A curva PDSC registra o fluxo de calor (mW.mg-1) em função do tempo (min) ou da temperatura (°C). Transições endotérmicas ou exotérmicas são caracterizadas como picos e sua área é proporcional à entalpia (∆H), expressa em Joule por grama (J.g-1). As curvas PDSC
não isotérmicas são úteis para analisar o perfil termodinâmico de uma amostra, ou seja, a temperatura de oxidação OOT (Oxidation Onset Temperature), enquanto a análise isotérmica determinar o tempo de indução oxidativa (do inglês, OIT - Oxidative Induction Time) (KODALI, 2005; MOTHÉ; AZEVEDO, 2009).
O tempo de indução oxidativa (OIT) obtido por esta técnica representa o tempo para a ocorrência de um pico exotérmico, característico da reação de oxidação, quando a amostra é submetida a uma pressão elevada de oxigênio a uma temperatura específica.
2.2.2.4 PetroOXY
O PetroOXY é um método alternativo para avaliar a resistência a oxidação de óleos e gorduras. Foi recentemente desenvolvido para determinar a estabilidade oxidativa de biodiesel e suas blendas (ASTM D 7545, 2012; ARAÚJO et al., 2009). O PetroOXY vem se destacando na pesquisa pois executa o ensaio em tempo reduzido, sendo de fácil manuseio e rápida limpeza, além de proporcionar uma boa reprodutibilidade. Possui uma pequena câmara de ensaio, hermeticamente fechada, onde uma amostra de 5 mL é aquecida em conjunto com oxigênio. A partir deste passo inicia um rápido processo de envelhecimento artificial da amostra, onde é observada uma queda de pressão no sistema. O consumo de tempo para a queda de pressão é diretamente relacionada com a estabilidade à oxidação e o resultado é expresso em período de indução, em horas (NEUMANN; JEBENS; WIEMBICKI, 2008).
Ao contrário do Rancimat, os resultados do método PetroOXY incluem todos os voláteis e produtos de oxidação não volátil, proporcionando assim uma análise completa de estabilidade da amostra oxidada (NEUMANN; JEBENS; WIEMBICKI, 2008).
O PDSC, juntamente com Rancimat e PetroOXY forma um conjunto de métodos acelerados que têm por finalidade estimar a vida de prateleira de óleos e gorduras. Cada
método acelerado determina estágios diferenciados da auto-oxidação. A Figura 14 apresenta um comparativo dos estágios de oxidação avaliados pelos métodos acelerados PetroOXY, Rancimat e PDSC.

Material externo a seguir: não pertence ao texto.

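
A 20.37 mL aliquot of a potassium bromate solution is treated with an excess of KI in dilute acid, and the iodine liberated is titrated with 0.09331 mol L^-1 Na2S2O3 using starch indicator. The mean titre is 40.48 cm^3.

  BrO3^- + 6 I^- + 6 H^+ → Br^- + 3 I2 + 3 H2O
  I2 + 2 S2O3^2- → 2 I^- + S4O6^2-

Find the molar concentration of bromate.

n(S2O3^2-) = 0.04048 × 0.09331 = 3.777 × 10^-3 mol
n(I2) = n(S2O3^2-)/2 = 1.889 × 10^-3 mol
From the 1:3 ratio, n(BrO3^-) in the aliquot = 1/3 × 1.889 × 10^-3 = 6.295 × 10^-4 mol
[BrO3^-] = 6.295 × 10^-4 / 0.02037 = 0.03090 mol/L

0.03090 mol/L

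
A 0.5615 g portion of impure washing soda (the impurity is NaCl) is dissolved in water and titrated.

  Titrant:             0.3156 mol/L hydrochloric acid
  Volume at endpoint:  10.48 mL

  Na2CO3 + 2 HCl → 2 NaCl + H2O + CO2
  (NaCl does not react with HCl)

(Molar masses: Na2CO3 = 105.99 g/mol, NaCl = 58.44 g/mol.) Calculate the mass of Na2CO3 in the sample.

0.1753 g

n(HCl) = 0.01048 × 0.3156 = 3.307 × 10^-3 mol
Let x = n(Na2CO3), y = n(NaCl).
Titrant: 2x = 3.307 × 10^-3;  mass: 105.99x + 58.44y = 0.5615
Solving, x = 1.654 × 10^-3 mol, y = 6.609 × 10^-3 mol
mass of Na2CO3 = 1.654 × 10^-3 × 105.99 = 0.1753 g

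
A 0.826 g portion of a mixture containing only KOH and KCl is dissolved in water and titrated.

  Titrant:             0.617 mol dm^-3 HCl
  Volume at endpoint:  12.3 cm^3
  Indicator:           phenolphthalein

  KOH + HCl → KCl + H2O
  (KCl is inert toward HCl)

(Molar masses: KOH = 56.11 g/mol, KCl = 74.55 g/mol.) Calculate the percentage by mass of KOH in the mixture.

51.6 %

n(HCl) = 0.0123 × 0.617 = 7.59 × 10^-3 mol
Let x = n(KOH), y = n(KCl).
Titrant: 1x = 7.59 × 10^-3;  mass: 56.11x + 74.55y = 0.826
Solving, x = 7.59 × 10^-3 mol, y = 5.37 × 10^-3 mol
mass of KOH = 7.59 × 10^-3 × 56.11 = 0.426 g
% KOH = 0.426 / 0.826 × 100 = 51.6 %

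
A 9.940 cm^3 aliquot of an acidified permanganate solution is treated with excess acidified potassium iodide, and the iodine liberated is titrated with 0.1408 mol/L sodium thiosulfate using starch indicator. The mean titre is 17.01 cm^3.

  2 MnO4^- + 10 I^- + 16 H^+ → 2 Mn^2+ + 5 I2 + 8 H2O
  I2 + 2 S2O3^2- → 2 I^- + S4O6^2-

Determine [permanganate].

0.04819 mol/L

n(S2O3^2-) = 0.01701 × 0.1408 = 2.395 × 10^-3 mol
n(I2) = n(S2O3^2-)/2 = 1.198 × 10^-3 mol
From the 2:5 ratio, n(MnO4^-) in the aliquot = 2/5 × 1.198 × 10^-3 = 4.790 × 10^-4 mol
[MnO4^-] = 4.790 × 10^-4 / 0.009940 = 0.04819 mol/L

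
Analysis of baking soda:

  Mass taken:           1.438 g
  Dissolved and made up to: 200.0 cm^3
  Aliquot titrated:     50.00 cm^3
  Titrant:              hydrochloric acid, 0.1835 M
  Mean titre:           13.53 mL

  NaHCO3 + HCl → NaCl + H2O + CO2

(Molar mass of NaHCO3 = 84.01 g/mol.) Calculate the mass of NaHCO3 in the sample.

0.8343 g

n(HCl) per titration = 0.01353 × 0.1835 = 2.483 × 10^-3 mol
n(NaHCO3) in each aliquot = 2.483 × 10^-3 mol (1:1 ratio)
n(NaHCO3) in the whole flask = 2.483 × 10^-3 × 200.0/50.00 = 9.931 × 10^-3 mol
mass of NaHCO3 = 9.931 × 10^-3 × 84.01 = 0.8343 g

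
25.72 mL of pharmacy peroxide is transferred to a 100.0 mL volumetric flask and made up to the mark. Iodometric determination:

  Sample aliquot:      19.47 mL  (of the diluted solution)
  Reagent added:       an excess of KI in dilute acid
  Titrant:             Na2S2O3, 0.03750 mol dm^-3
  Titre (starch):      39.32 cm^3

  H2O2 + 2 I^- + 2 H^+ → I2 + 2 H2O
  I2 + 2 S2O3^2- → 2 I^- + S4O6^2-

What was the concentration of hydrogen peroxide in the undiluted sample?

0.1472 mol/L

n(S2O3^2-) = 0.03932 × 0.03750 = 1.474 × 10^-3 mol
n(I2) = n(S2O3^2-)/2 = 7.372 × 10^-4 mol
n(H2O2) in the aliquot = 7.372 × 10^-4 mol (1:1 ratio)
[H2O2]_dilute = 7.372 × 10^-4 / 0.01947 = 0.03787 mol/L
[H2O2]_original = 0.03787 × 100.0/25.72 = 0.1472 mol/L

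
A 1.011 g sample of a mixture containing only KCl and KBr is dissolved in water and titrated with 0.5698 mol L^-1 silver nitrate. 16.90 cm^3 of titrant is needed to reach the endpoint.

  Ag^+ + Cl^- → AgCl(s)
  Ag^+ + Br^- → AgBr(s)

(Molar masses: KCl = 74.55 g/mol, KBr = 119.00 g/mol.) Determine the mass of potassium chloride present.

0.2263 g

n(AgNO3) = 0.01690 × 0.5698 = 9.630 × 10^-3 mol
Let x = n(KCl), y = n(KBr).
Titrant: 1x + 1y = 9.630 × 10^-3;  mass: 74.55x + 119.00y = 1.011
Solving, x = 3.035 × 10^-3 mol, y = 6.594 × 10^-3 mol
mass of KCl = 3.035 × 10^-3 × 74.55 = 0.2263 g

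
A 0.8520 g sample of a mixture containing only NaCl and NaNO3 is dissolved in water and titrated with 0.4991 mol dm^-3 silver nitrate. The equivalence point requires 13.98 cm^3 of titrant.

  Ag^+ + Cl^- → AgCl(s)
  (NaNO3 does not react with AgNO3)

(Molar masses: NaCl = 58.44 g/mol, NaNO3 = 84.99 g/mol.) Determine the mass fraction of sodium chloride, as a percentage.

47.86 %

n(AgNO3) = 0.01398 × 0.4991 = 6.977 × 10^-3 mol
Let x = n(NaCl), y = n(NaNO3).
Titrant: 1x = 6.977 × 10^-3;  mass: 58.44x + 84.99y = 0.8520
Solving, x = 6.977 × 10^-3 mol, y = 5.227 × 10^-3 mol
mass of NaCl = 6.977 × 10^-3 × 58.44 = 0.4078 g
% NaCl = 0.4078 / 0.8520 × 100 = 47.86 %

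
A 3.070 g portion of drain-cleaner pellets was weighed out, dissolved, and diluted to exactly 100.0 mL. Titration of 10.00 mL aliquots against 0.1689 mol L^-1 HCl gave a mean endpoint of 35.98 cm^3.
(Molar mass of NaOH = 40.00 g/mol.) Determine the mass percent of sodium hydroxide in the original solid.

NaOH + HCl → NaCl + H2O
n(HCl) per titration = 0.03598 × 0.1689 = 6.077 × 10^-3 mol
n(NaOH) in each aliquot = 6.077 × 10^-3 mol (1:1 ratio)
n(NaOH) in the whole flask = 6.077 × 10^-3 × 100.0/10.00 = 0.06077 mol
mass of NaOH = 0.06077 × 40.00 = 2.431 g
% NaOH = 2.431 / 3.070 × 100 = 79.18 %

79.18 %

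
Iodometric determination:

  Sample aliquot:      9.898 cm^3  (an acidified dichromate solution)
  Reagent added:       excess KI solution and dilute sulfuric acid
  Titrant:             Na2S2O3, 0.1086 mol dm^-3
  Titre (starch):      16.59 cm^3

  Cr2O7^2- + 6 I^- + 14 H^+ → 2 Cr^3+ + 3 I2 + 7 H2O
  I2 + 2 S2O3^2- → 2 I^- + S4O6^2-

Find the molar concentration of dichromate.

0.03034 mol/L

n(S2O3^2-) = 0.01659 × 0.1086 = 1.802 × 10^-3 mol
n(I2) = n(S2O3^2-)/2 = 9.008 × 10^-4 mol
From the 1:3 ratio, n(Cr2O7^2-) in the aliquot = 1/3 × 9.008 × 10^-4 = 3.003 × 10^-4 mol
[Cr2O7^2-] = 3.003 × 10^-4 / 0.009898 = 0.03034 mol/L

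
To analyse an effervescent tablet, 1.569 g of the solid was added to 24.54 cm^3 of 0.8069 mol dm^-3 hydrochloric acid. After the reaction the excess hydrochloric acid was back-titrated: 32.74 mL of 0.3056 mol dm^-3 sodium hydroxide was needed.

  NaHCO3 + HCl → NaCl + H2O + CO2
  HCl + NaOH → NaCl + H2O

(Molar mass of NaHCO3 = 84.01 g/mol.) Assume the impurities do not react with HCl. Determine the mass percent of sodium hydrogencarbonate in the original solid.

n(HCl) added = 0.02454 × 0.8069 = 0.01980 mol
n(NaOH) used in back-titration = 0.03274 × 0.3056 = 0.01001 mol
n(HCl) left over = 0.01001 mol (1:1 ratio)
n(HCl) consumed by analyte = 0.01980 − 0.01001 = 9.796 × 10^-3 mol
n(NaHCO3) = 9.796 × 10^-3 mol (1:1 ratio)
mass of NaHCO3 = 9.796 × 10^-3 × 84.01 = 0.8230 g
% NaHCO3 = 0.8230 / 1.569 × 100 = 52.45 %

52.45 %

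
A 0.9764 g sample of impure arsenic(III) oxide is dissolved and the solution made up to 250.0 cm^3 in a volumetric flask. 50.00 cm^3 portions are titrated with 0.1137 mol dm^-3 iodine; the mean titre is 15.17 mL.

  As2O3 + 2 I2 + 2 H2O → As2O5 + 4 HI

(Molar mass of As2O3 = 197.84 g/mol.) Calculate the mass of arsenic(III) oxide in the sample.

n(I2) per titration = 0.01517 × 0.1137 = 1.725 × 10^-3 mol
From the 1:2 ratio, n(As2O3) in each aliquot = 1/2 × 1.725 × 10^-3 = 8.624 × 10^-4 mol
n(As2O3) in the whole flask = 8.624 × 10^-4 × 250.0/50.00 = 4.312 × 10^-3 mol
mass of As2O3 = 4.312 × 10^-3 × 197.84 = 0.8531 g

0.8531 g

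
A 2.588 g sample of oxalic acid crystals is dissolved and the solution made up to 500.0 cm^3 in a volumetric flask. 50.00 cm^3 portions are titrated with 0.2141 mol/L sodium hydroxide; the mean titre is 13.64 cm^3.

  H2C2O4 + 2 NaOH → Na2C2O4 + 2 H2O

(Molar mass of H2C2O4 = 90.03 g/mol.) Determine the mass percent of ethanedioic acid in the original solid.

50.80 %

n(NaOH) per titration = 0.01364 × 0.2141 = 2.920 × 10^-3 mol
From the 1:2 ratio, n(H2C2O4) in each aliquot = 1/2 × 2.920 × 10^-3 = 1.460 × 10^-3 mol
n(H2C2O4) in the whole flask = 1.460 × 10^-3 × 500.0/50.00 = 0.01460 mol
mass of H2C2O4 = 0.01460 × 90.03 = 1.315 g
% H2C2O4 = 1.315 / 2.588 × 100 = 50.80 %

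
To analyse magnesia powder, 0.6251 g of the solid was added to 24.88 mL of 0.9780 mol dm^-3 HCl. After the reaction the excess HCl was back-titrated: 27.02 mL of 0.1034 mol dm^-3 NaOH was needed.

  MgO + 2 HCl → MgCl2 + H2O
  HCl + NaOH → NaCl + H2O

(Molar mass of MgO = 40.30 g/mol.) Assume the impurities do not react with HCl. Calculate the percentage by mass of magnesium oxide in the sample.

69.43 %

n(HCl) added = 0.02488 × 0.9780 = 0.02433 mol
n(NaOH) used in back-titration = 0.02702 × 0.1034 = 2.794 × 10^-3 mol
n(HCl) left over = 2.794 × 10^-3 mol (1:1 ratio)
n(HCl) consumed by analyte = 0.02433 − 2.794 × 10^-3 = 0.02154 mol
From the 1:2 ratio, n(MgO) = 1/2 × 0.02154 = 0.01077 mol
mass of MgO = 0.01077 × 40.30 = 0.4340 g
% MgO = 0.4340 / 0.6251 × 100 = 69.43 %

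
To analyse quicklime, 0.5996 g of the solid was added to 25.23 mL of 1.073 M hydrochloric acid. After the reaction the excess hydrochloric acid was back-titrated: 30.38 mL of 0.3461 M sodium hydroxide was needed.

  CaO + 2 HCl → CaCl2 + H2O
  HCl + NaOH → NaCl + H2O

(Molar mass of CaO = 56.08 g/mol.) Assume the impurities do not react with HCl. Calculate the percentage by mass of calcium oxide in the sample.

77.43 %

n(HCl) added = 0.02523 × 1.073 = 0.02707 mol
n(NaOH) used in back-titration = 0.03038 × 0.3461 = 0.01051 mol
n(HCl) left over = 0.01051 mol (1:1 ratio)
n(HCl) consumed by analyte = 0.02707 − 0.01051 = 0.01656 mol
From the 1:2 ratio, n(CaO) = 1/2 × 0.01656 = 8.279 × 10^-3 mol
mass of CaO = 8.279 × 10^-3 × 56.08 = 0.4643 g
% CaO = 0.4643 / 0.5996 × 100 = 77.43 %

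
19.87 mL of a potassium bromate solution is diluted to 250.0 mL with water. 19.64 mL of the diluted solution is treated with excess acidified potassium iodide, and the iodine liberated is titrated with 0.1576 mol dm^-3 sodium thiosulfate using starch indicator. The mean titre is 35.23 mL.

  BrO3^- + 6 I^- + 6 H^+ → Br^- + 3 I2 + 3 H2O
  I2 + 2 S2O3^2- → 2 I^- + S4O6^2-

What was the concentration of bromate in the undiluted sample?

0.5928 mol/L

n(S2O3^2-) = 0.03523 × 0.1576 = 5.552 × 10^-3 mol
n(I2) = n(S2O3^2-)/2 = 2.776 × 10^-3 mol
From the 1:3 ratio, n(BrO3^-) in the aliquot = 1/3 × 2.776 × 10^-3 = 9.254 × 10^-4 mol
[BrO3^-]_dilute = 9.254 × 10^-4 / 0.01964 = 0.04712 mol/L
[BrO3^-]_original = 0.04712 × 250.0/19.87 = 0.5928 mol/L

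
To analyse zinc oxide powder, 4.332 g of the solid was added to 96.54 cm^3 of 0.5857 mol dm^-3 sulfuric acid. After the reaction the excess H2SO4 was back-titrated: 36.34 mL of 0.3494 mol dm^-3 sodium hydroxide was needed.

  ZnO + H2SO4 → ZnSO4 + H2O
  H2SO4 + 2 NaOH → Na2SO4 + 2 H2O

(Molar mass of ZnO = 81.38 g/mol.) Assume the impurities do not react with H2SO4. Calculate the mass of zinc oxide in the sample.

n(H2SO4) added = 0.09654 × 0.5857 = 0.05654 mol
n(NaOH) used in back-titration = 0.03634 × 0.3494 = 0.01270 mol
From the 1:2 ratio, n(H2SO4) left over = 1/2 × 0.01270 = 6.349 × 10^-3 mol
n(H2SO4) consumed by analyte = 0.05654 − 6.349 × 10^-3 = 0.05019 mol
n(ZnO) = 0.05019 mol (1:1 ratio)
mass of ZnO = 0.05019 × 81.38 = 4.085 g

4.085 g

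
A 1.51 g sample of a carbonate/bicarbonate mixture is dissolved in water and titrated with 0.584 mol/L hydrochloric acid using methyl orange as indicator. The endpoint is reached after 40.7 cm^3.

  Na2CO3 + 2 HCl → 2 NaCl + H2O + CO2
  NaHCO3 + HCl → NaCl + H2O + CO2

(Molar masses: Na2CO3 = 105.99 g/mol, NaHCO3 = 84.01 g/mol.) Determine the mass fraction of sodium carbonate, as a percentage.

55.1 %

n(HCl) = 0.0407 × 0.584 = 0.0238 mol
Let x = n(Na2CO3), y = n(NaHCO3).
Titrant: 2x + 1y = 0.0238;  mass: 105.99x + 84.01y = 1.51
Solving, x = 7.85 × 10^-3 mol, y = 8.07 × 10^-3 mol
mass of Na2CO3 = 7.85 × 10^-3 × 105.99 = 0.832 g
% Na2CO3 = 0.832 / 1.51 × 100 = 55.1 %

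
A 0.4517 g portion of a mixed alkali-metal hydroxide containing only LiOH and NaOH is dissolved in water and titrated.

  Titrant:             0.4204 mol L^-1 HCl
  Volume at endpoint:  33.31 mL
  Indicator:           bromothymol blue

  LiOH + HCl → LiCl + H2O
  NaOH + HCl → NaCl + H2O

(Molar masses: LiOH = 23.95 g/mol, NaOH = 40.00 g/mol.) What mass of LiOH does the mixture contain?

n(HCl) = 0.03331 × 0.4204 = 0.01400 mol
Let x = n(LiOH), y = n(NaOH).
Titrant: 1x + 1y = 0.01400;  mass: 23.95x + 40.00y = 0.4517
Solving, x = 6.756 × 10^-3 mol, y = 7.247 × 10^-3 mol
mass of LiOH = 6.756 × 10^-3 × 23.95 = 0.1618 g

0.1618 g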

Figura 14 - Comparação entre os estágios de oxidação e os métodos acelerados de avaliação
da estabilidade oxidativa
Fonte: Gardner (1987), com adaptações
O gráfico apresenta um comportamento semelhante no início da curva para as técnicas PetroOXY e PDSC. Esta etapa é relativa às reações de formação de peróxidos, que levam ao pico exotérmico no PDSC, e ao consumo de oxigênio observado no PetroOXY. No método Rancimat, esta etapa mostra um valor menor de PI, pois a técnica é direcionada a determinar os produtos voláteis da oxidação, que ocorrem a partir da fase da propagação.
Alguns autores tentam estabelecer correlação entre os métodos de avaliação da estabilidade oxidativa, porém observa-se que há uma necessidade de padronização de metodologias e de condições operacionais.
Como o processo oxidativo é um fenômeno muito complexo com geração de diversos produtos finais, o grau de oxidação deve ser determinado em diferentes estados de desenvolvimento do processo oxidativo. Cada método fornece informações complementares sobre um estado particular do processo oxidativo, variável em função das condições aplicadas e dos substratos lipídicos usados, dos produtos primários e secundários gerados (SILVA; BORGES; FERREIRA, 1999).
O uso de dois ou mais métodos de avaliação de produtos de oxidação primária e secundária é altamente recomendado, pois cada método apresenta vantagens e desvantagens. Porém, nenhum método se correlaciona de um modo perfeito com as modificações sensoriais produzidas no decurso das reações de oxidação (SILVA; BORGES; FERREIRA, 1999).